У них завязалась беседа, и первое, с чего начал Сухоруков, это – стал расспрашивать о Митрофании. Он просил отца Владимира дать жизнеописание святого. Он, Су-хоруков, о жизни св. Митрофания, к стыду своему, ничего еще не знает. На это отец Владимир отвечал, что, к сожалению, нет обстоятельного изложения жизни угодника. Никто из ученых над этим еще не поработал, но что он лично ознакомился с некоторыми оставшимися письменными памятниками, касавшимися жизни Митрофания. Памятники эти характеризуют великую твердость Митрофания в деле веры. Митрофаний боролся даже с Петром Великим в тех его новшествах, которые могли оскорблять христианские верования нашего народа.[19] От самого Митрофания осталось только два письменных труда – это его синодик и завещание. Отец Владимир познакомился с ними по тем рукописным копиям, которые имеются в их монастырской библиотеке. Он внимательно читал синодик; там есть интересные заметки святого. Читал он и завещание. Из этих памятников видно, что Митрофаний был горячим проповедником любви христианской, и, что особенно интересно, любовь святого распространилась не только на живых, но и на умерших. Любимой его молитвой была молитва за умерших. По словам отца Владимира, Митрофаний был проникнут непрестанным сознанием кратковременности человеческой жизни, убеждал всех каяться и готовиться к жизни вечной – готовиться в борьбе со своими злыми страстями. Не сомневался святой, что жизнь вечная будет дарована тем, кто себя переработает в истинного христианина. «Мне особенно запомнилось, – сказал отец Владимир одно изречение Митрофания в его завещании: „Мы же, братие, – пишет там святой, – возведем очи свои на небо и покажем друг другу любовь совершенную и подадим лежащему свои руки на помощь и поможем отшедшим жития сего прежде времени“, то есть поможем нашими молитвами тем, кто ушел в тот мир, не приготовившись по страстям своим к высшей жизни, поможем тем, кто не успел покаяться и переработать себя, почему им придется страдать за это в мытарствах».
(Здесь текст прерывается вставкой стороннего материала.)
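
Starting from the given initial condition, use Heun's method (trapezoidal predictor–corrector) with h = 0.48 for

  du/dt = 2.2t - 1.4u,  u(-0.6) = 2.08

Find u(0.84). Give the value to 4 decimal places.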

– Вот и вы теперь, как один из многих, исцеленных Митрофанием, – сказал отец Владимир, – и вы теперь должны покаяться в своих грехах, должны положить начало в стяжании себе жизни вечной, которая уготована праведным людям, и вам не мешало бы начать это великое дело в нашем монастыре, начать здесь с того, что у нас поговеть и причаститься великих Христовых тайн…
Прошла минута молчания. Василий Алексеевич ничего не отвечал на призыв отца Владимира причаститься у них в монастыре.
– Вы давно уже не приобщались Тела и Крови Христовой? – прервал наконец молчание Сухорукова отец Владимир.
– Я не верю в это таинство, – сказал на это не без усилия Василий Алексеевич.
Отец Владимир с удивлением посмотрел на Сухорукова.
– Простите, батюшка, за резкую откровенность, – продолжал Сухоруков, – но я не хочу вам лгать. Не для того исцелил меня Митрофаний, чтобы я вас обманывал…
– Вы не верите в святое причастие?! – ужаснулся отец Владимир.
– Что делать! Не верую и не могу веровать, – отвечал Сухоруков. – Вера есть дело свободное. А не верую я потому, что и Христа за Бога не признаю…
– Что вы?! Что вы?! – чуть не вскричал отец Владимир. – Что вы говорите?!
– Не виноват же я в том, что у меня этой веры нет, – запротестовал Василий Алексеевич. – Надо сначала убедиться, чтобы поверить. Ведь и Фома неверный, по вашей даже легенде, имел право не верить, пока не убедился… Вот в Митрофания я уверовал, потому что почувствовал его божественную власть, когда я, больной и измученный, стоял перед его мощами, когда меня словно ошеломило всего, ударило в меня страшной живой силой от святых его останков… Ведь что там ни говорите, а Христос так далек от всех нас… Почти две тысячи лет прошло после его смерти. Во всей его жизни столько невероятного; невольно закрадываются разные сомнения о том, не представляют ли все эти сказания о Христе красивую обольстительную сказку, навеянную на людей их же воображением… Ведь в жизни Христа столько легендарного!.. Прочтите-ка, батюшка, Вольтера – что он пишет о разных россказнях и суевериях людей…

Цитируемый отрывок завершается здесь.